I have a show coming up after Thanksgiving...a Christmas show.  What should I take???  You can see all of my products at www.southern-essence.com

Thanks!!!


----------



## Tabitha (Oct 3, 2007)

Every single last item that will fit in your vehicle!


----------



## Guest (Oct 4, 2007)

AMEN TAB! LOL


----------



## SouthernEssence (Oct 4, 2007)

That sounds easy enough!


----------



## Wintersnow (Oct 4, 2007)

SouthernEssence, I like your site.


----------



## SouthernEssence (Oct 4, 2007)

Thanks!  I created it myself...that was an experience.  I'm very happy with the way it turned out.


----------



## dragonfly princess (Oct 4, 2007)

I am doing a show in Oct. I am taking everything in sight!  I am so excited I just can't stand myself anymore!


----------



## Tabitha (Oct 4, 2007)

Be sure to take lots of cantact info, biz cards, fliers, whatever.
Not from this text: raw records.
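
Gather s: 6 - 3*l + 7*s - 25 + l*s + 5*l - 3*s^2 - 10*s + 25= 2*l - 3*s^2 + s*(l - 3) + 6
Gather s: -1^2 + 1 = 0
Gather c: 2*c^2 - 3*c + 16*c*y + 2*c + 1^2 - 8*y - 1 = 2*c^2 + c*(16*y - 1) - 8*y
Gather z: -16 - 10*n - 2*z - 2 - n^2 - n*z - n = -n^2 - 11*n + z*(-n - 2) - 18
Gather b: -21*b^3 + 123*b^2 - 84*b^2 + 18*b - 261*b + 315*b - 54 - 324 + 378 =-21*b^3 + 39*b^2 + 72*b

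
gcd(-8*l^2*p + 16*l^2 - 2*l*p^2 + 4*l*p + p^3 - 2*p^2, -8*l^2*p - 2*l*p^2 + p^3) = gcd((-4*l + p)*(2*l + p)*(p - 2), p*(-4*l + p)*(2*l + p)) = -8*l^2 - 2*l*p + p^2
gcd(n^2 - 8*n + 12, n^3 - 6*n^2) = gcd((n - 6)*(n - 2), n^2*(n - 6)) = n - 6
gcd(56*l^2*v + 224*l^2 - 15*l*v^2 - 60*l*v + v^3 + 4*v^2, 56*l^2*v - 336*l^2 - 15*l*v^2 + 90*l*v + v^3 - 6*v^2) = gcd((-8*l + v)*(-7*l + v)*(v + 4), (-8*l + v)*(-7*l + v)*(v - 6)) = 56*l^2 - 15*l*v + v^2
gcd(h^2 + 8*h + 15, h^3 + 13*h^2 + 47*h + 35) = h + 5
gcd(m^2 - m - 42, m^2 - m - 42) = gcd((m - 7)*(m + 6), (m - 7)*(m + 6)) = m^2 - m - 42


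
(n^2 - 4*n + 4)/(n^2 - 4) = (n - 2)/(n + 2)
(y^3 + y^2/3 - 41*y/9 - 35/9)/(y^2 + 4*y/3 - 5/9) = (3*y^2 - 4*y - 7)/(3*y - 1)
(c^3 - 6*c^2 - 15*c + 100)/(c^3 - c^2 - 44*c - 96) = (c^2 - 10*c + 25)/(c^2 - 5*c - 24)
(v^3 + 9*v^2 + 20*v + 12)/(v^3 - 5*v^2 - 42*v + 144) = (v^2 + 3*v + 2)/(v^2 - 11*v + 24)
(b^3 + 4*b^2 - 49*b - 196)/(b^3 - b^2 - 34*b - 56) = (b + 7)/(b + 2)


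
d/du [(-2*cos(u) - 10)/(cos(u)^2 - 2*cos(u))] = 2*(-sin(u) + 10*sin(u)/cos(u)^2 - 10*tan(u))/(cos(u) - 2)^2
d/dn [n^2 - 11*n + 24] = 2*n - 11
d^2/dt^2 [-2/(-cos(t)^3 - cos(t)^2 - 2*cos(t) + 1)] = 2*((11*cos(t) + 8*cos(2*t) + 9*cos(3*t))*(cos(t)^3 + cos(t)^2 + 2*cos(t) - 1)/4 + 2*(3*cos(t)^2 + 2*cos(t) + 2)^2*sin(t)^2)/(cos(t)^3 + cos(t)^2 + 2*cos(t) - 1)^3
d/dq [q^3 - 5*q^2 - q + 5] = 3*q^2 - 10*q - 1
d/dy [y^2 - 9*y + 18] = 2*y - 9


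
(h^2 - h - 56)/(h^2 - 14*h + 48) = (h + 7)/(h - 6)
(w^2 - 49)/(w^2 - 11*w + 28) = (w + 7)/(w - 4)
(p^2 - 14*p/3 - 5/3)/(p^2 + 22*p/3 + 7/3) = (p - 5)/(p + 7)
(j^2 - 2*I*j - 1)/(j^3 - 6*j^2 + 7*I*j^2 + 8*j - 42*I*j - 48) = (j - I)/(j^2 + j*(-6 + 8*I) - 48*I)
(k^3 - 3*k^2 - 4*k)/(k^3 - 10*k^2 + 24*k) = (k + 1)/(k - 6)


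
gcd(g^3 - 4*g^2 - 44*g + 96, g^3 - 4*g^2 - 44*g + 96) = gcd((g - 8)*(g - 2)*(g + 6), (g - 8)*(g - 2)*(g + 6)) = g^3 - 4*g^2 - 44*g + 96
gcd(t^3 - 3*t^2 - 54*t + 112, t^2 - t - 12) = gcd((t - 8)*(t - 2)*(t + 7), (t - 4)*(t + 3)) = 1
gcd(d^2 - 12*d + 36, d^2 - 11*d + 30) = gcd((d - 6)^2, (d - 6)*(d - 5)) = d - 6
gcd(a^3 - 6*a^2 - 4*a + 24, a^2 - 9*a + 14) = a - 2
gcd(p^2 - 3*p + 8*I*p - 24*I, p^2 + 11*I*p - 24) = p + 8*I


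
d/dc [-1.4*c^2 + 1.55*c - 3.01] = 1.55 - 2.8*c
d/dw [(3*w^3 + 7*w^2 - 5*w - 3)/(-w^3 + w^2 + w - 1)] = 2*(5*w^3 + 3*w^2 - 4)/(w^5 - w^4 - 2*w^3 + 2*w^2 + w - 1)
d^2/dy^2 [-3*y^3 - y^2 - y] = -18*y - 2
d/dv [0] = 0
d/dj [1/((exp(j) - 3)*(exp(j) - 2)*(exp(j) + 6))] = (-(exp(j) - 3)*(exp(j) - 2) - (exp(j) - 3)*(exp(j) + 6) - (exp(j) - 2)*(exp(j) + 6))*exp(j)/((exp(j) - 3)^2*(exp(j) - 2)^2*(exp(j) + 6)^2)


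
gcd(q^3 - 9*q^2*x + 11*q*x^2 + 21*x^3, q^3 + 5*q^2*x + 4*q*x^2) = q + x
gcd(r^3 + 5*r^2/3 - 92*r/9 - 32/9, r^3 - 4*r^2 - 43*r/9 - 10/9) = r + 1/3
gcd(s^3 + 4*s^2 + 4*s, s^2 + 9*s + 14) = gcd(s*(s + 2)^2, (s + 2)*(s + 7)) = s + 2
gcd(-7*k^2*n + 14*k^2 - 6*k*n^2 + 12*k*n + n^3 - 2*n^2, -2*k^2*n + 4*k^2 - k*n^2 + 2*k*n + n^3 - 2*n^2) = k*n - 2*k + n^2 - 2*n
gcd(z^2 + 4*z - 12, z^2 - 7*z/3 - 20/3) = 1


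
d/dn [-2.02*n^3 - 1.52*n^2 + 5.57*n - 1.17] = -6.06*n^2 - 3.04*n + 5.57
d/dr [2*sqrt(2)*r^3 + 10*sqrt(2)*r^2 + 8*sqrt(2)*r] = sqrt(2)*(6*r^2 + 20*r + 8)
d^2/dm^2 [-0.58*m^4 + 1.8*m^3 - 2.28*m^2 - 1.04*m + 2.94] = -6.96*m^2 + 10.8*m - 4.56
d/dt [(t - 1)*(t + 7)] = 2*t + 6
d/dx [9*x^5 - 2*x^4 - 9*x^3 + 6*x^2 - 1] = x*(45*x^3 - 8*x^2 - 27*x + 12)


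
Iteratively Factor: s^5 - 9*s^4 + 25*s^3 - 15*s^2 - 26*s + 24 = (s - 3)*(s^4 - 6*s^3 + 7*s^2 + 6*s - 8) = (s - 3)*(s - 1)*(s^3 - 5*s^2 + 2*s + 8) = (s - 3)*(s - 2)*(s - 1)*(s^2 - 3*s - 4) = (s - 3)*(s - 2)*(s - 1)*(s + 1)*(s - 4)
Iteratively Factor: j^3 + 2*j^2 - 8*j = (j - 2)*(j^2 + 4*j) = (j - 2)*(j + 4)*(j)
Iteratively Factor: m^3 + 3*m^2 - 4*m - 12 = (m + 2)*(m^2 + m - 6) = (m + 2)*(m + 3)*(m - 2)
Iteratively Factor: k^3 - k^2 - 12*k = (k)*(k^2 - k - 12) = k*(k - 4)*(k + 3)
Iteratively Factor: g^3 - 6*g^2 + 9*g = (g - 3)*(g^2 - 3*g) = (g - 3)^2*(g)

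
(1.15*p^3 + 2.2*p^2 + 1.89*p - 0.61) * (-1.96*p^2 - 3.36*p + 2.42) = -2.254*p^5 - 8.176*p^4 - 8.3134*p^3 + 0.1692*p^2 + 6.6234*p - 1.4762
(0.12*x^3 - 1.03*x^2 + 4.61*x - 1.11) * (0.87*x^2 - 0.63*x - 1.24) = 0.1044*x^5 - 0.9717*x^4 + 4.5108*x^3 - 2.5928*x^2 - 5.0171*x + 1.3764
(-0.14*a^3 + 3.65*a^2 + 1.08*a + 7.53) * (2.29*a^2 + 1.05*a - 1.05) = -0.3206*a^5 + 8.2115*a^4 + 6.4527*a^3 + 14.5452*a^2 + 6.7725*a - 7.9065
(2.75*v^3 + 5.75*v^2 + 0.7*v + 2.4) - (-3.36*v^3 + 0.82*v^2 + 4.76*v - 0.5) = 6.11*v^3 + 4.93*v^2 - 4.06*v + 2.9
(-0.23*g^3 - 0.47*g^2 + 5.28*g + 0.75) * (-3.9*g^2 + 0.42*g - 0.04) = 0.897*g^5 + 1.7364*g^4 - 20.7802*g^3 - 0.6886*g^2 + 0.1038*g - 0.03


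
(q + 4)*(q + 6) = q^2 + 10*q + 24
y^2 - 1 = (y - 1)*(y + 1)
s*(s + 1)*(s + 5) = s^3 + 6*s^2 + 5*s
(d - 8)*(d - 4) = d^2 - 12*d + 32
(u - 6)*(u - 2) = u^2 - 8*u + 12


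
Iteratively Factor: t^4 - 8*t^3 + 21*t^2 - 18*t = (t)*(t^3 - 8*t^2 + 21*t - 18) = t*(t - 2)*(t^2 - 6*t + 9) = t*(t - 3)*(t - 2)*(t - 3)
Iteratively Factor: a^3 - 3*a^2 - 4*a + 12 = (a - 2)*(a^2 - a - 6) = (a - 2)*(a + 2)*(a - 3)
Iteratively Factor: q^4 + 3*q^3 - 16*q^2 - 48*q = (q - 4)*(q^3 + 7*q^2 + 12*q) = (q - 4)*(q + 3)*(q^2 + 4*q) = (q - 4)*(q + 3)*(q + 4)*(q)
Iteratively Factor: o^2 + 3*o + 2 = (o + 1)*(o + 2)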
Remember, you can not judge the success of a show by the amount of money in your pocket when you leave. You may not sell a single item, but someone who has picked up a biz card may call you a week, a month, a year later & order 10 gift baskets or place a huge order for their noutique, etc. It's all about the residual!


----------



## dragonfly princess (Oct 4, 2007)

Tabitha said:
			
		

> Be sure to take lots of cantact info, biz cards, fliers, whatever.
> 
> Remember, you can not judge the success of a show by the amount of money in your pocket when you leave. You may not sell a single item, but someone who has picked up a biz card may call you a week, a month, a year later & order 10 gift baskets or place a huge order for their noutique, etc. It's all about the residual!



Hey Tab what is a noutique???   :shock:


----------



## Tabitha (Oct 4, 2007)

It's a boutique for people who can not spell-LOL!


----------



## dragonfly princess (Oct 4, 2007)

oh hahahahah  just kiddin!  I knew that!


----------



## SouthernEssence (Oct 9, 2007)

Ok I have new soaps on my site now, that makes 17 different bars.

I'm taking to the show (3 day show):
30-50 bars of each soap
Hand dipped candles (not on my site)
Hand knit cotton wash cloths
Whipped Shea Butter
My Soap Crate Gifts
Lavender Sachets
Maybe bath salts and oils

A table and table cloth
Extention Cord
Laptop with wireless internet card, and portable printer for credit card payments
A million business cards
I think that's it....oh, my husband.  I'm taking him too.    

Am I forgeting anything???


----------